60 Jahre Frankfurter Rundschau

Persönliche Erinnerungsfragmente von Wolf Gunter Brügmann

Dort wo vor zehn Jahren tausende Frankfurter fröhlich das 50jährige Bestehen der Frankfurter Rundschau (FR) feierten, steht das „Rundschauhaus“ seit Mitte Juli leer und wartet, am Rande eines großen Abbruchareals, auf die Abrissbirne. Nur kurz vor ihrem 60. Geburtstag, dem 1. August, markierte die Aufgabe des vor 51 Jahren bezogenen Verlagshauses an der Stammadresse „Große Eschenheimer Straße 16 – 18“ im Herzen Frankfurts auch äußerlich das endgültige Ende der FR-Ära, die von der Gründergeneration geprägt wurde.
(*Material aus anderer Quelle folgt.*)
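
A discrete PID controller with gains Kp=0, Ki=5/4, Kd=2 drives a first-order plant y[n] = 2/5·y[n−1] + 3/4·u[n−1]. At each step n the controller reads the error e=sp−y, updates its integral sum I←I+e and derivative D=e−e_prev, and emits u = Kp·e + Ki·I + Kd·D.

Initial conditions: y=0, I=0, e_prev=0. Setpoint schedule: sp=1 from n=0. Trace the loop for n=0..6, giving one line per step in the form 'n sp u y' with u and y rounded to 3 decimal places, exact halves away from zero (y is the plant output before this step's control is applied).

0 1 3.250 0.000
1 1 -5.422 2.438
2 1 15.625 -3.091
3 1 -34.433 10.482
4 1 85.233 -21.632
5 1 -200.642 55.272
6 1 482.171 -128.373

(exact arithmetic carried between steps; '≈' marks a value shown rounded to 6 d.p. or computed from one; I and e_prev carry over from the previous line; the table rounds u and y to 3 d.p., halves away from zero)
n=0: y=0, sp=1, e=sp−y=1; I=1, D=e−e_prev=1; u=0·1+5/4·1+2·1=3.25; next y=2/5·0+3/4·3.25=2.4375
n=1: y=2.4375, sp=1, e=sp−y=-1.4375; I=-0.4375, D=e−e_prev=-2.4375; u=0·(-1.4375)+5/4·(-0.4375)+2·(-2.4375)=-5.421875; next y=2/5·2.4375+3/4·(-5.421875)≈-3.091406
n=2: y≈-3.091406, sp=1, e=sp−y≈4.091406; I≈3.653906, D=e−e_prev≈5.528906; u=0·4.091406+5/4·3.653906+2·5.528906≈15.625195; next y=2/5·(-3.091406)+3/4·15.625195≈10.482334
n=3: y≈10.482334, sp=1, e=sp−y≈-9.482334; I≈-5.828428, D=e−e_prev≈-13.573740; u=0·(-9.482334)+5/4·(-5.828428)+2·(-13.573740)≈-34.433015; next y=2/5·10.482334+3/4·(-34.433015)≈-21.631828
n=4: y≈-21.631828, sp=1, e=sp−y≈22.631828; I≈16.803400, D=e−e_prev≈32.114162; u=0·22.631828+5/4·16.803400+2·32.114162≈85.232574; next y=2/5·(-21.631828)+3/4·85.232574≈55.271699
n=5: y≈55.271699, sp=1, e=sp−y≈-54.271699; I≈-37.468299, D=e−e_prev≈-76.903527; u=0·(-54.271699)+5/4·(-37.468299)+2·(-76.903527)≈-200.642427; next y=2/5·55.271699+3/4·(-200.642427)≈-128.373141
n=6: y≈-128.373141, sp=1, e=sp−y≈129.373141; I≈91.904842, D=e−e_prev≈183.644840; u=0·129.373141+5/4·91.904842+2·183.644840≈482.170732; next y=2/5·(-128.373141)+3/4·482.170732≈310.278793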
Den Umzug in Mietetagen des modernen Rundbaus „Collosseo“ südlich des Mains verknüpfen viele der Redakteurinnen und Redakteure mit der Hoffnung, dass sie dort nach über vier Jahren tief wirkender Niedergangsstimmung (dramatischer Personalabbau von 1.680 auf rund 750 Stellen, spürbare Einkommensminderungen, härtere Anforderungen, Arbeiten in einem zunehmend vernachlässigten Gebäude) wieder zu einer neuen Motivation und Identifikation mit der Arbeit im „alten Geist“ zusammenfinden. Was aus der Gründerzeit bleibt, ist auf jeden Fall die erste Zeile im Impressum: „Verleger bis 1973: Karl Gerold“.

Von «M» um einen Beitrag gebeten wurde ich, weil ich der letzte Redakteur auf der Gehaltsliste der FR bin, der noch von dem legendären und gefürchteten Lizenzträger, „Herausgeber, Verleger und Chefredakteur“ Karl Gerold und dem ebenfalls beeindruckenden stellvertretenden Chefredakteur Karl-Hermann Flach ganz persönlich nachhaltig geprägt worden ist. Am 1. März 1968 war mein erster Arbeitstag als freier Mitarbeiter, am 1. Januar 1969 begann ich als Volontär in der Nachrichtenredaktion, die später meine „Heimat“ wurde und die ich von 1984 bis 1994 leitete. Seit November bin ich in der „Freistellungsphase“ der Altersteilzeit.

Ein Rat fürs Leben

Es war eine Begegnung der besonderen Art, damals im Dezember 1968: Karl Gerold reißt lautstark die Tür zur Lokalredaktion auf und fragt mit beißender Stimme: wer ist „rüg“? Erschrocken ging ich hinter dem Schreibtisch in Deckung, verbarg den Kopf tief über die Schreibmaschine gebeugt und ein Kollege „rettete“ mich: „Das ist ein freier Mitarbeiter, aber der ist nicht hier.“ Gerold schon etwas ruhiger, aber doch in strengem Befehlston: „Sagt ihm, er soll gefälligst kürzere Sätze schreiben!“ Das war ein Rat fürs Leben. Es ging um meinen ersten Kommentar auf der Seite 3 mit der Überschrift „Antiautoritäre Nikoläuse“; dazu, dass, wie und für wen die studentische Arbeitsvermittlung an der Uni in der Hochzeit der Studentenbewegung Nikolausjobs vergab.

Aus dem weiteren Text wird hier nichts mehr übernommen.